Using machine learning probabilities to identify effects of COVID-19

Patterns (N Y). 2023 Dec 1;4(12):100889. doi: 10.1016/j.patter.2023.100889. eCollection 2023 Dec 8.

Abstract

Coronavirus disease 2019 (COVID-19), the disease caused by the severe acute respiratory syndrome coronavirus 2 (SARS-CoV-2) virus, has had extensive economic, social, and public health impacts in the United States and around the world. To date, there have been more than 600 million reported infections worldwide with more than 6 million reported deaths. Retrospective analysis, which identified comorbidities, risk factors, and treatments, has underpinned the response.
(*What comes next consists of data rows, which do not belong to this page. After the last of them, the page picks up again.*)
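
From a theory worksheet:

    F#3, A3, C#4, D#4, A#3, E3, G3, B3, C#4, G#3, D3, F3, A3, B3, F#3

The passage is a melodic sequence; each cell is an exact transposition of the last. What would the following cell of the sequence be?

C3 Eb3 G3 A3 E3

With a 5-note motive the entries are F#3, E3, D3, each down a 2nd from the previous.
Statement 4 starts on C3 and keeps the same exact contour: C3 Eb3 G3 A3 E3.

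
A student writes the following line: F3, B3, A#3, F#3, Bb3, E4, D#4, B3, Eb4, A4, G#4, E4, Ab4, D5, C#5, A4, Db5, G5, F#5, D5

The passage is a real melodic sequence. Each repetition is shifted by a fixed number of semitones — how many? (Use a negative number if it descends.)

5

Unit = 4 notes; the statements start on F3, Bb3, Eb4, Ab4, Db5, moving up a 4th each time.
Counting half-steps from F3 to Bb3: 5.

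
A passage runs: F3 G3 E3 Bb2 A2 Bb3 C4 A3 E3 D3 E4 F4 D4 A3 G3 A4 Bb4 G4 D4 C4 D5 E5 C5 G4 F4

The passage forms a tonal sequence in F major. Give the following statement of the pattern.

G5 A5 F5 C5 Bb4

With a 5-note motive the entries are F3, Bb3, E4, A4, D5, each up a 4th from the previous.
From G5 the diatonic shape gives G5 A5 F5 C5 Bb4.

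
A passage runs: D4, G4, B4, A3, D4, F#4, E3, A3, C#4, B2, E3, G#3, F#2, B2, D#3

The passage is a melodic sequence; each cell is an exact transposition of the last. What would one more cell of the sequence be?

C#2 F#2 A#2

With a 3-note motive the entries are D4, A3, E3, B2, F#2, each down a 4th from the previous.
Statement 6 starts on C#2 and keeps the same exact contour: C#2 F#2 A#2.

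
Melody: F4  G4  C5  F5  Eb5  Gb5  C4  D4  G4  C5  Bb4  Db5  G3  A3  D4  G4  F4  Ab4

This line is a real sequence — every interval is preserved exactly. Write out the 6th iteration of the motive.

E2 F#2 B2 E3 D3 F3

With a 6-note motive the entries are F4, C4, G3, each down a 4th from the previous.
Extending down a 4th: D3 → A2 → E2.
So cell 6 is E2 F#2 B2 E3 D3 F3.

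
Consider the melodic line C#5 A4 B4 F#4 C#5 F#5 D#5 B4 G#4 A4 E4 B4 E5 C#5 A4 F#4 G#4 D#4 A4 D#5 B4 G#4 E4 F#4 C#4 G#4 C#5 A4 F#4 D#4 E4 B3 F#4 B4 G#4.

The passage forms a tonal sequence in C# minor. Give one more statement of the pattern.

With a 7-note motive the entries are C#5, B4, A4, G#4, F#4, each down a 2nd from the previous.
Statement 6 starts on E4 and keeps the same diatonic contour: E4 C#4 D#4 A3 E4 A4 F#4.

E4 C#4 D#4 A3 E4 A4 F#4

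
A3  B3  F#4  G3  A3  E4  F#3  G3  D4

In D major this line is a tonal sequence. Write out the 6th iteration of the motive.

The 3-note cells begin on A3, G3, F#3 — each down a 2nd from the last.
Extending down a 2nd: E3 → D3 → C#3.
From C#3 the diatonic shape gives C#3 D3 A3.

C#3 D3 A3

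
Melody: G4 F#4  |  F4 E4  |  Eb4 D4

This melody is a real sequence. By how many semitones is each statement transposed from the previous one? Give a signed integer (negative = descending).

-2

The 2-note cells begin on G4, F4, Eb4 — each down a 2nd from the last.
Counting half-steps from G4 to F4: -2.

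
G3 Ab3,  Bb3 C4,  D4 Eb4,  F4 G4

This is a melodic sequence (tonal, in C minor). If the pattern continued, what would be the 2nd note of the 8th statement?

Ab5

Grouping in 2s, the 2nd note of each cell is Ab3, C4, Eb4, G4.
Each moves up a 3rd. Continuing: Bb4 → D5 → F5 → Ab5.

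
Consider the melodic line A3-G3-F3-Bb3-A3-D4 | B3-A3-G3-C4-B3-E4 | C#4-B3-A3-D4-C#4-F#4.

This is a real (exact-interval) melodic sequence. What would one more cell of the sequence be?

D#4 C#4 B3 E4 D#4 G#4

With a 6-note motive the entries are A3, B3, C#4, each up a 2nd from the previous.
From D#4 the exact shape gives D#4 C#4 B3 E4 D#4 G#4.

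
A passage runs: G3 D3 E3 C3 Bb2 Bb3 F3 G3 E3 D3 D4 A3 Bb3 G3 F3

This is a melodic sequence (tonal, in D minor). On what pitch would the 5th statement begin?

Unit = 5 notes; the statements start on G3, Bb3, D4, moving up a 3rd each time.
Continuing: F4 → A4. Statement 5 starts on A4.

A4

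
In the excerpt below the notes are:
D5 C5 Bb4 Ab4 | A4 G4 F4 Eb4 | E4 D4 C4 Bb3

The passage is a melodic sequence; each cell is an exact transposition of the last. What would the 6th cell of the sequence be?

Taking 4-note groups, the heads are D5, A4, E4: the pattern moves down a 4th.
Extending down a 4th: B3 → F#3 → C#3.
From C#3 the exact shape gives C#3 B2 A2 G2.

C#3 B2 A2 G2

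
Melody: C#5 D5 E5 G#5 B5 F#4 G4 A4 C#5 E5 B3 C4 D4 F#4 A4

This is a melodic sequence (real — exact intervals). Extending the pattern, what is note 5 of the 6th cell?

C3

With 5-note cells, note 5 of each statement runs B5, E5, A4.
Extending down a 5th: D4 → G3 → C3.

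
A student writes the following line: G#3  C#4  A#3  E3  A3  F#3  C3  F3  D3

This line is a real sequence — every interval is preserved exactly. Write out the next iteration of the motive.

With a 3-note motive the entries are G#3, E3, C3, each down a 3rd from the previous.
From Ab2 the exact shape gives Ab2 Db3 Bb2.

Ab2 Db3 Bb2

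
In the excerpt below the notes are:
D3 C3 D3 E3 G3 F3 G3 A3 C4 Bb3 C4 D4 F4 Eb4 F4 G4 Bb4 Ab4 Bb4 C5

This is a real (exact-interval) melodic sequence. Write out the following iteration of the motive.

The 4-note cells begin on D3, G3, C4, F4, Bb4 — each up a 4th from the last.
So cell 6 is Eb5 Db5 Eb5 F5.

Eb5 Db5 Eb5 F5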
As the situation transitions to an endemic, retrospective analyses using electronic health records will be important to identify the long-term effects of COVID-19. However, these analyses can be complicated by incomplete records, which makes it difficult to differentiate visits where the patient had COVID-19. To address this issue, we trained a random Forest classifier to assign a probability of a patient having been diagnosed with COVID-19 during each visit. Using these probabilities, we found that higher COVID-19 probabilities were associated with a future diagnosis of myocardial infarction, urinary tract infection, acute renal failure, and type 2 diabetes.

Keywords: COVID-19 effects; algorithm development; clinical informatics; machine learning; survival analysis.